November 10, 2022
AGI (Ag Growth International)
Strong execution augmented by positive ag environment
Our view: We believe Ag Growth has set the stage for a potential re- rating opportunity through the combination of strong organic growth, margin improvements, and a balance sheet that is being de-levered. Ag fundamentals continue to be favourable both near-term due to high crop volumes and prices, and longer-term based on structural trends of food security and ag investment. We reiterate our Outperform rating and $55 PT.
Key points:
Organic growth driven by new businesses and favourable ag trends: We remain upbeat on favourable ag fundamentals based on high grain volumes and prices while global ag infrastructure investment provides a longer-term positive tailwind. Growth in the International segment continues to exceed expectations as Ag Growth gains market share in Brazil and India, while North American ag markets remain in a cyclical uptrend. Although reported backlog growth decelerated in Q3, this was impacted by the removal of Russia/Ukraine related projects and reversal of steel cost pass-throughs from the prior 12 months. Management noted strong volume growth on a "unit' basis and stated confidence for continued growth into 2023. We currently assume moderate revenue growth at 8%/5% in 2023/2024, but could see potential for continued mid-teens growth rates if ag trends remain favourable and the company continues to execute well.

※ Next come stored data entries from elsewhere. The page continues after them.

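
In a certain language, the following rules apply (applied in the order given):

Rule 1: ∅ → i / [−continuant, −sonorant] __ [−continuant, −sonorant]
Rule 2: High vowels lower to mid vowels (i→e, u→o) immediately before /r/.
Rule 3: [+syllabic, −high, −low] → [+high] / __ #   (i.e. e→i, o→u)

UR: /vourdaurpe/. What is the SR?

voordaorpi

Rule 1 (stop-cluster i-epenthesis): no segment meets the environment; /vourdaurpe/ is unchanged.
Rule 2 (pre-rhotic lowering): /u/ is a high vowel immediately before /r/, so it lowers to [o]. /u/ is a high vowel immediately before /r/, so it lowers to [o]. /vourdaurpe/ → voordaorpe.
Rule 3 (final vowel raising): /e/ is a mid vowel in word-final position, so it raises to [i]. /voordaorpe/ → voordaorpi.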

Margins benefit from operational improvements and normalizing steel cost headwinds: We expect margins to sustain recent increases and see line-of-sight to continued expansion over the next several years with growth in higher-margin businesses, ongoing operational improvements, and normalizing steel costs — we forecast 16% EBITDA margins in 2023/2024, rising to 17% in 2025, from 15-16% in 2020-2022. We were impressed with strong Q3/22 margins that while likely well-above trend, benefiting from a favourable mix and steel cost normalization, were also impacted by negative digital segment margins as sales were weighted toward subscriptions that have a short-term negative margin impact.
De-leveraging plans supported by strong FCF generation: Debt reduction is the primary capital allocation priority for Ag Growth as the company aims to achieve ~3x Net Debt/EBITDA by 2023 (vs. 4x today). We forecast substantial free cash flow for AGI of $93M and $128M for 2022 and 2023 (12% and 21% yield).
Potential re-rating opportunity: We see a potential re-rating opportunity for Ag Growth from the combination of revenue growth, margin expansion, and de-leveraging. Ag Growth currently trades at ~7x 2023E EBITDA, below ag equipment peers at ~10x and historical trading average of ~9x.
Reiterate Outperform, reiterate $55 PT: We are increasing 2022E and 2023E EBITDA to $230M and $249M, from $217M and $245M.